Mona: Businesses and facilities should all have hazard plans with annexes for all applicable disaster types depending on the disaster you face in your region. Recovery timelines are based on how prepared you are for each disaster.
ARC Facilities: How important are relationships with first responders, general contractors, insurance companies, and utilities for facility teams?
Mona: You never want to be in the position of having to make relationships during or post disaster. This will just drag out your recovery. On a scale of 1-10, pre-disaster relationships are a 10!
ARC Facilities: Who else should facility teams contact to help rebuild and recover from disasters?
Mona: Your own staff and employees. If they are not directly impacted themselves then they are your greatest resource, but only if they have been trained prior to the disaster.
ARC Facilities: What are some mistakes facility teams commonly make when working on recovering and rebuilding after disasters?
Mona: Not training their own staff properly. This leaves too many gaps in response and recovery capabilities that will just cost you time and money. Also, not planning for long term recovery. What can you do better in preparation for the next disaster? It’s very easy to plan for short term recovery but long term must be a serious part of your process.
ARC Facilities: Compare/contrast facility team disaster recovery strategies and emergency response plans in different industries -- healthcare, education, manufacturing, sports stadiums?

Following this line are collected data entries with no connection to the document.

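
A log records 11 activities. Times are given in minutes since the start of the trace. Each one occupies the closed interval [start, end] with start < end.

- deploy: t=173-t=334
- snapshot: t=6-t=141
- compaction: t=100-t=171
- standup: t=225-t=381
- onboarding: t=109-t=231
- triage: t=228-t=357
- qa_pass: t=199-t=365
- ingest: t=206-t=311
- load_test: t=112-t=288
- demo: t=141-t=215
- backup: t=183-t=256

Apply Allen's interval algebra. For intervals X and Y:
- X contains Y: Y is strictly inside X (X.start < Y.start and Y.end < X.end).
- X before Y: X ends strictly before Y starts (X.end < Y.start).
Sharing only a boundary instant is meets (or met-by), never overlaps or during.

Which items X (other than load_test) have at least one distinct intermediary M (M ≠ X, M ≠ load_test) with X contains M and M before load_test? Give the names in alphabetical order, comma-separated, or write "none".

Target load_test = [t=112, t=288].
Intermediaries M with M before load_test: none.
Union: none.

none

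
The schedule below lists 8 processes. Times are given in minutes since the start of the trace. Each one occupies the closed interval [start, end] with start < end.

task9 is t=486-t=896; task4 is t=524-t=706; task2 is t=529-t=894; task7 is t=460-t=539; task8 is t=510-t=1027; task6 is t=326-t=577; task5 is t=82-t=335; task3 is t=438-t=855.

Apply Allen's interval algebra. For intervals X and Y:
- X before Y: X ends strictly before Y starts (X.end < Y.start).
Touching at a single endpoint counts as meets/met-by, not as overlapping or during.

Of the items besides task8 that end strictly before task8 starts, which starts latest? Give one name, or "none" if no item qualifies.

task5

Target task8 = [t=510, t=1027].
task2 [t=529, t=894] → during → excluded.
task3 [t=438, t=855] → overlaps → excluded.
task4 [t=524, t=706] → during → excluded.
task5 [t=82, t=335] → before → candidate.
task6 [t=326, t=577] → overlaps → excluded.
task7 [t=460, t=539] → overlaps → excluded.
task9 [t=486, t=896] → overlaps → excluded.
Among candidates, latest start is t=82 → task5.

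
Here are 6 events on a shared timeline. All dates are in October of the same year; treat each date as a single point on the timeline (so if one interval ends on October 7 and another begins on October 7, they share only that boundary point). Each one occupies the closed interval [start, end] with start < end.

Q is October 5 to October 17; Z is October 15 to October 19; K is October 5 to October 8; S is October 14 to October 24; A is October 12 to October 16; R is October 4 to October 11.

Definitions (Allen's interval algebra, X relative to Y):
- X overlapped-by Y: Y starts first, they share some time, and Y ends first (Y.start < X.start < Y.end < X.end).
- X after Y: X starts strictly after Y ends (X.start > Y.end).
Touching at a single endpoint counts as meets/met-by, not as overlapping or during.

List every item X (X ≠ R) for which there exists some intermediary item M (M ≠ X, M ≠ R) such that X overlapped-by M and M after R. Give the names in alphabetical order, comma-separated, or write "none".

S, Z

Target R = [October 4, October 11].
Intermediaries M with M after R: A, S, Z.
Via A — items with X overlapped-by A: S, Z.
Via S — items with X overlapped-by S: none.
Via Z — items with X overlapped-by Z: none.
Union: S, Z.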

Mona: Each of those sectors have different missions. Some will rely on simply getting people to a safe space immediately and others will need safe spaces ready to respond with emergency equipment. But all need plans for business continuity and immediate disaster response
ARC Facilities: What can facility teams learn from each other?
Mona: Who has responsibility for what response duties? If one group thinks that another is responsible for a certain action and that group thinks that the other group has that covered then you have real problems. The best way to avoid this is to conduct all emergency planning with all groups and share information. Avoid silos and planning in vacuums.
ARC Facilities: What should a facility disaster recovery timeline include?
Mona: That depends on what you have determined in your business continuity planning. Businesses and facilities must go through evaluations to figure this out based on their facility resources, staffing resources and their goals after a big disaster. Will they plan to only output at 50% for the first few months or do they need to maintain 100% immediately?
ARC Facilities: What are the most important tools in a facility team’s toolbox for disaster recovery repairs and maintenance?
Mona: Number one is trained staff who have demonstrated their actual abilities through facility exercises that showed they understood their responsibilities. Number two is facilities that have taken steps to add resiliency.